Figure 3EBV integration sites. Using single‐molecule maps that aligned to the EBV genome, we found the potential EBV integration sites by masking the EBV‐matching part of the molecules and mapping the rest of the molecules to hg38. Each predicted site was supported by at least 20 molecules. The very different patterns of EBV integration in the trio are most certainly the consequence of the passage of immortalized cell lines in culture and not due to true infection of inheritance from parent to child.

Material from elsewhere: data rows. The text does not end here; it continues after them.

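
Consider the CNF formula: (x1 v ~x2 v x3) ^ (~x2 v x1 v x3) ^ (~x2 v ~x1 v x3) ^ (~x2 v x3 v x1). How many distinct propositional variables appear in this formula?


Identify each distinct variable in the formula.
Variables found: x1, x2, x3.
Total distinct variables = 3.

3


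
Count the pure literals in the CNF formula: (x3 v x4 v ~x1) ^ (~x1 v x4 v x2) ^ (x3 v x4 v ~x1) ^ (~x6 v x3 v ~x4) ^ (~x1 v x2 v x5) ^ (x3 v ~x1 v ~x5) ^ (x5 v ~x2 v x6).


A pure literal appears in only one polarity across all clauses.
Pure literals: x1 (negative only), x3 (positive only).
Count = 2.

2


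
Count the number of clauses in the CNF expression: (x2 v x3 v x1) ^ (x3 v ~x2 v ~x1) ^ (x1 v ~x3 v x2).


Each group enclosed in parentheses joined by ^ is one clause.
Counting the conjuncts: 3 clauses.

3


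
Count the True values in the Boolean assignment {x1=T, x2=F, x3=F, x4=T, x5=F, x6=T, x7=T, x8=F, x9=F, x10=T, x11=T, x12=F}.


The weight is the number of variables assigned True.
True variables: x1, x4, x6, x7, x10, x11.
Weight = 6.

6


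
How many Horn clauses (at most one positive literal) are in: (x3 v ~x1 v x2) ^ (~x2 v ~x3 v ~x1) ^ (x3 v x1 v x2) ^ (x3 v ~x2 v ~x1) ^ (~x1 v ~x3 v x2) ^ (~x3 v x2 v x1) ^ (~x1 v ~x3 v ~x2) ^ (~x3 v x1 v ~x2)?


A Horn clause has at most one positive literal.
Clause 1: 2 positive lit(s) -> not Horn
Clause 2: 0 positive lit(s) -> Horn
Clause 3: 3 positive lit(s) -> not Horn
Clause 4: 1 positive lit(s) -> Horn
Clause 5: 1 positive lit(s) -> Horn
Clause 6: 2 positive lit(s) -> not Horn
Clause 7: 0 positive lit(s) -> Horn
Clause 8: 1 positive lit(s) -> Horn
Total Horn clauses = 5.

5


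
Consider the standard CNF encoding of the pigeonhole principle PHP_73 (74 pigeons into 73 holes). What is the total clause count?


The PHP encoding has two parts:
1) At-least-one-hole clauses: 74 (one per pigeon, each with 73 literals).
2) At-most-one-pigeon-per-hole clauses: 73 holes * C(74,2) = 73 * 2701 = 197173.
Total clauses = 74 + 197173 = 197247.

197247


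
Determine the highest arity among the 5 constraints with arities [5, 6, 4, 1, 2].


The arities are: 5, 6, 4, 1, 2.
Scan for the maximum value.
Maximum arity = 6.

6


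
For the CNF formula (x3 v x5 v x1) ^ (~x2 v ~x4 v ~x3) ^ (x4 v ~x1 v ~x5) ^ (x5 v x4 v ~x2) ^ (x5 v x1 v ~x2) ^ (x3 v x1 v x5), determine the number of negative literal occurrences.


Scan each clause for negated literals.
Clause 1: 0 negative; Clause 2: 3 negative; Clause 3: 2 negative; Clause 4: 1 negative; Clause 5: 1 negative; Clause 6: 0 negative.
Total negative literal occurrences = 7.

7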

Figure 4Use of genome maps to size N‐base gaps and resolve regions with 6-kb tandem repeats. (A) A 50-kb N‐base gap at the chr18:47M region was sized in the trio. NA12878 is heterozygous with 7 and 9 tandem repeats, giving N‐base gap sizes of 24 kb (red arrows, inherited from mother, NA12892) and 36 kb (blue arrows, inherited from father, NA12891). (B) NA12891 has 9 and 10 tandem repeats, giving N‐base gap sizes of 36 kb (blue arrows) and 42 kb (blue dotted arrows). (C) NA12892 has 7 and 14 tandem repeats, giving N‐base gap sizes of 24 kb (red arrows) and 66 kb (red dotted arrows). (D) UCSC genome browser view of the region marked by black box in A. In silico BspQI map shown by the BspQI track overlapped with TCEB genes. The variable number of repeats in this region may thus reflect a copy number difference of the TCEB3 family of genes.

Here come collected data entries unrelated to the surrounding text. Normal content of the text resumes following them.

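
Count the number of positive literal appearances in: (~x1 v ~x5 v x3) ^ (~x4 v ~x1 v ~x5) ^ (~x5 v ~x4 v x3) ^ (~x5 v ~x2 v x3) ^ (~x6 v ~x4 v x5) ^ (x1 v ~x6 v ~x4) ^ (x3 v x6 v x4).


Scan each clause for unnegated literals.
Clause 1: 1 positive; Clause 2: 0 positive; Clause 3: 1 positive; Clause 4: 1 positive; Clause 5: 1 positive; Clause 6: 1 positive; Clause 7: 3 positive.
Total positive literal occurrences = 8.

8


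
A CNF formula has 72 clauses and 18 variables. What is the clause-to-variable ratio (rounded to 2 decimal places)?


Clause-to-variable ratio = clauses / variables.
72 / 18 = 4.0.

4.0


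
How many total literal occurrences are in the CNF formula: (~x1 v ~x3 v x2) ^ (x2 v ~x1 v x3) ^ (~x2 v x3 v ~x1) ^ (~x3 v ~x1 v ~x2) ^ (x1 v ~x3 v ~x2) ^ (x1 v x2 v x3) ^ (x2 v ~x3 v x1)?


Clause lengths: 3, 3, 3, 3, 3, 3, 3.
Sum = 3 + 3 + 3 + 3 + 3 + 3 + 3 = 21.

21


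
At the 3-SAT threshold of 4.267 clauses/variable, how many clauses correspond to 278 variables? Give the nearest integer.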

Validated insertions and deletions (>5 kb) detected by single-molecule maps and genome maps
| Sample/SV Category | Insertion | Deletion |
|---|---|---|
| By samples | ||
| NA12878 | 769 | 522 |
| NA12891 | 743 | 496 |
| NA12892 | 748 | 456 |
| By novelty based on 1000 Genomes Project pilot and phase 1 insertions and deletions >5 kb | ||
| Known | 39 | 125 |
| Novel | 870 | 536 |
| By Mendelian inheritance | ||
| Mendelian | 879 | 631 |
| Non-Mendelian | 4 | 4 |
| No call | 26 | 26 |
| Total | 909 | 661 |
Unable to generate a call for Mendelian inheritance due to insufficient data to determine an insertion/deletion call to any of the samples.

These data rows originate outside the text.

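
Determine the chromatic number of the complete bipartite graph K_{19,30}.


K_{19,30} is bipartite by definition: the two parts are independent sets, with every edge crossing between them.
Color all vertices in one part with color 1 and all vertices in the other part with color 2.
Since the graph has at least one edge, one color does not suffice.
Chromatic number = 2.

2


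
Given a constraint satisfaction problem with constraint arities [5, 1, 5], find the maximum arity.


The arities are: 5, 1, 5.
Scan for the maximum value.
Maximum arity = 5.

5


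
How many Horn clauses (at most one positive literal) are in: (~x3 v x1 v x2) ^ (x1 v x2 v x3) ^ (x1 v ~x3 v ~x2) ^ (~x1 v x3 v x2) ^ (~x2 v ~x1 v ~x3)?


A Horn clause has at most one positive literal.
Clause 1: 2 positive lit(s) -> not Horn
Clause 2: 3 positive lit(s) -> not Horn
Clause 3: 1 positive lit(s) -> Horn
Clause 4: 2 positive lit(s) -> not Horn
Clause 5: 0 positive lit(s) -> Horn
Total Horn clauses = 2.

2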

Deletions in the trio samples that are associated with disease susceptibility and drug response
| Chromosome | Start | Stop | NA12878 | NA12891 | NA12892 | Gene(s) | Gene description | Disease susceptibility |
|---|---|---|---|---|---|---|---|---|
| 1 | 109687501 | 109714725 | del/+ | del/del | del/+ | Glutathione S-transferase Mu‐1 | Reduced ability to metabolize certain chemical carcinogens and toxins, increasing susceptibility to various cancers and to aplastic anemia | |
| 1 | 152570855 | 152621659 | del/+ | del/del | +/+ | Late cornified envelope 3B, C | Increased susceptibility to psoriasis | |
| 1 | 207535283 | 207565105 | del/+ | del/del | del/+ | Complement component receptor 1 | Malarial resistance; determinant of Knops system blood group | |
| 19 | 51628937 | 51649902 | del/+ | del/del | +/+ | Sialic acid binding Ig-like lectin 14 | Increased susceptibility to group B |
Figure 5Detection of inversions and complex structural variants. (A) A 50-kb inversion previously reported in NA12878 at the chromosome 23 (104 M) region. A 10-kb deletion (from 150 kb in hg38 to 140 kb in trio) was also detected over the inversion region (blue). This inversion was homozygous in all members in the trio. (B) Detection of complex structural variants. A complex structural variation was detected at the chromosome 7 (144.25 M) region where an inversion was previously reported (Kidd ). Our genome maps show that this is a structurally complex region: both duplication and inversion events were observed at this locus.